Nos gaillards ne convinrent pas volontiers de tout cela ; mais, comme la vierge les menaçait de mort, tandis que le premier groupe les accusait véhémentement et se plaignait d’une seule voix d’avoir été dupé par eux, ils finirent par avouer, pour échapper à de plus grands maux. Cependant ils prétendaient que l’on ne devait pas les traiter avec une rigueur excessive car les grands seigneurs, désireux d’entrer dans le château les avait alléchés par de belles promesses pour obtenir leur aide ; cela les avait amenés à ruser de mille manières pour happer l’appât, et, de fil en aiguille, ils avaient été entraînés jusque-là. Ainsi donc, à leur avis, ils n’avaient pas démérité plus que les seigneurs, parce qu’ils n’avaient pas réussi. Car les seigneurs auraient dû comprendre qu’ils ne se seraient pas exposés à de grands dangers en escaladant les murs avec eux, contre une faible rémunération, s’ils avaient pu entrer en toute sécurité. D’autre part, certains livres avaient été édités si fructueusement que ceux qui se trouvaient dans le besoin se crurent autorisés à exploiter cette source de bénéfices. Ils espéraient donc que, si l’on voulait rendre un jugement équitable et, sur leur demande pressante, examiner leur cas avec soin, l’on chercherait en vain une action blâmable à leur charge, car ils avaient agi en serviteurs des seigneurs. — C’est avec, de tels arguments qu’ils cherchaient à s’excuser.

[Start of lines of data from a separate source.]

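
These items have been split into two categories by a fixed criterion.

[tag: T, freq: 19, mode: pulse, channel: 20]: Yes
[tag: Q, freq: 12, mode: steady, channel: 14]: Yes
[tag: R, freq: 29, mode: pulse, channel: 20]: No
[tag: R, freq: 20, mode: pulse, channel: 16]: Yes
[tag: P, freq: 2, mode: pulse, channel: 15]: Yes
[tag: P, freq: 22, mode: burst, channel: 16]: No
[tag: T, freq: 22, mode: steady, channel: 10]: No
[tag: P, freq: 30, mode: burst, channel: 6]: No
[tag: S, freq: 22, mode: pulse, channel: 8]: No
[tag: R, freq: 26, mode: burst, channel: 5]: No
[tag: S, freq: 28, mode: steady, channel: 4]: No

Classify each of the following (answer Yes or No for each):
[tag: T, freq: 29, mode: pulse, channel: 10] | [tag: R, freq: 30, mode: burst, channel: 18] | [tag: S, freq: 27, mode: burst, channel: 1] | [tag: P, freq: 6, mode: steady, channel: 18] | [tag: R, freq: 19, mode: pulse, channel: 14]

No, No, No, Yes, Yes

Every 'Yes' example satisfies: freq ≤ 20. None of the 'No' examples do.
[tag: T, freq: 29, mode: pulse, channel: 10] → freq = 29 → No.
[tag: R, freq: 30, mode: burst, channel: 18] → freq = 30 → No.
[tag: S, freq: 27, mode: burst, channel: 1] → freq = 27 → No.
[tag: P, freq: 6, mode: steady, channel: 18] → freq = 6 → Yes.
[tag: R, freq: 19, mode: pulse, channel: 14] → freq = 19 → Yes.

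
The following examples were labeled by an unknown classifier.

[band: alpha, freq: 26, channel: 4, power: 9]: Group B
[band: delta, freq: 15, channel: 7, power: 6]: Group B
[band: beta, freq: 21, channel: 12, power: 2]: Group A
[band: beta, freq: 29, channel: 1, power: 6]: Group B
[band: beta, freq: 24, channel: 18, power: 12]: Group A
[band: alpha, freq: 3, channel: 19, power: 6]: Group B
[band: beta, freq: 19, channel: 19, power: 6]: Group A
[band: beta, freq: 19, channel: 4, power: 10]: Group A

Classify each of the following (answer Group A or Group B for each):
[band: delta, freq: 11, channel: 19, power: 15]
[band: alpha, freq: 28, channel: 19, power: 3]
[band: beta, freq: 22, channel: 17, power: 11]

Group B, Group B, Group A

The pattern is that an item is 'Group A' exactly when: band is beta AND freq ≤ 24.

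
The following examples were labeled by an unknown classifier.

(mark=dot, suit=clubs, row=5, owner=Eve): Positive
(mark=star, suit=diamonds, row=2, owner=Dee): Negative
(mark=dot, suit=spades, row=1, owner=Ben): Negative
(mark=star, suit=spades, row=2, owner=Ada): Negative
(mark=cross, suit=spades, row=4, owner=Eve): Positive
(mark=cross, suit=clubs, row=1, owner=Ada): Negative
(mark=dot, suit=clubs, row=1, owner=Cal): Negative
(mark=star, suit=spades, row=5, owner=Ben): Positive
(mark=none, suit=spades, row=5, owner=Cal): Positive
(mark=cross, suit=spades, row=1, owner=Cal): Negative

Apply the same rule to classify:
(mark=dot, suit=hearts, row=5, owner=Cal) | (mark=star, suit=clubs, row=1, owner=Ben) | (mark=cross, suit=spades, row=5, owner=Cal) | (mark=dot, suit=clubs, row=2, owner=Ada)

The classifier is using: row ≥ 4.

Positive, Negative, Positive, Negative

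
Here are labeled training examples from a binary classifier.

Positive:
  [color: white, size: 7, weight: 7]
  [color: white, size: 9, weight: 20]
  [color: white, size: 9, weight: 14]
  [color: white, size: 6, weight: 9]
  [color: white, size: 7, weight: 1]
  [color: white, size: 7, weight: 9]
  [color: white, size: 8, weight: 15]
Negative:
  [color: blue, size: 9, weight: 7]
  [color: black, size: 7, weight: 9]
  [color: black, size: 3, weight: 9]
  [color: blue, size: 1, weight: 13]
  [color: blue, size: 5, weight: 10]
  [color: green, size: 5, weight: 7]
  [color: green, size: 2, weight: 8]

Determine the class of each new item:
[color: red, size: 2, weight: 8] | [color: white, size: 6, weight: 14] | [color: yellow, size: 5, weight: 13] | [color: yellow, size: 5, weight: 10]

Negative, Positive, Negative, Negative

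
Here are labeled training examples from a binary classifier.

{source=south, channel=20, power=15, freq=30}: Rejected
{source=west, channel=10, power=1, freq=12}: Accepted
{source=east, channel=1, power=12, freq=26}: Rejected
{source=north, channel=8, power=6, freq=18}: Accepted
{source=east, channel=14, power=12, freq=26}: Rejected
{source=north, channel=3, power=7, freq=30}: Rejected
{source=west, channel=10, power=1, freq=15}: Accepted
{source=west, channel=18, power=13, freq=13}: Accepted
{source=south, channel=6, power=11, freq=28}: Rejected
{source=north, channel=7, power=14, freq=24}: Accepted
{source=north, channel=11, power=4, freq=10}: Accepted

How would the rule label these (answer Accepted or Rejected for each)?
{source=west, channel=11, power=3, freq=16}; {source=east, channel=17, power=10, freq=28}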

Mais on leur répondit que Sa Majesté Royale était décidée à les punir tous, toutefois avec plus ou moins de sévérité ; car les raisons qu’ils invoquaient étaient, en effet, véridiques en partie, c’est pourquoi les seigneurs ne resteraient point sans punition. Mais ceux qui, de leur propre initiative avaient proposé leurs services, et ceux qui avaient circonvenu et entraîné des ignorants malgré leur volonté, devaient se préparer à mourir. Le même sort serait réservé à ceux qui avaient lésé Sa Majesté Royale par leur mensonges, ce dont ils pouvaient se convaincre eux-mêmes par leurs écrits et leurs livres.

Alors ce furent des plaintes lamentables, des pleurs, des supplications, des prières et des prosternations, qui cependant demeurèrent sans effet. Et je fus étonné de voir que la vierge supporta cela si vaillamment, tandis que, pleins de commisération, nous ne pûmes retenir nos larmes, quoique beaucoup d’entre eux nous eussent infligé maints peines et tourments. Loin de s’attendrir elle fit chercher par son page tous les chevaliers qui s’étaient rangés près de la balance. On leur ordonna de s’emparer de leurs prisonniers et de les conduire en file dans le jardin, chaque soldat devait se placer à côté de son prisonnier. Je remarquai, non sans étonnement, avec quelle aisance chacun reconnut le sien. Ensuite mes compagnons de la nuit précédente furent autorisés à sortir librement dans le jardin pour assister à l’exécution de la sentence.

Dès qu’ils furent sortis, la vierge descendit de son trône et nous invita à nous asseoir sur les marches afin de paraître au jugement. Nous obéîmes sans tarder en abandonnant tout sur la table, hormis la coupe que la vierge confia à un page. Alors le trône se souleva tout entier et s’avança avec une telle douceur qu’il nous sembla planer dans l’air ; nous arrivâmes ainsi dans le jardin et nous nous levâmes.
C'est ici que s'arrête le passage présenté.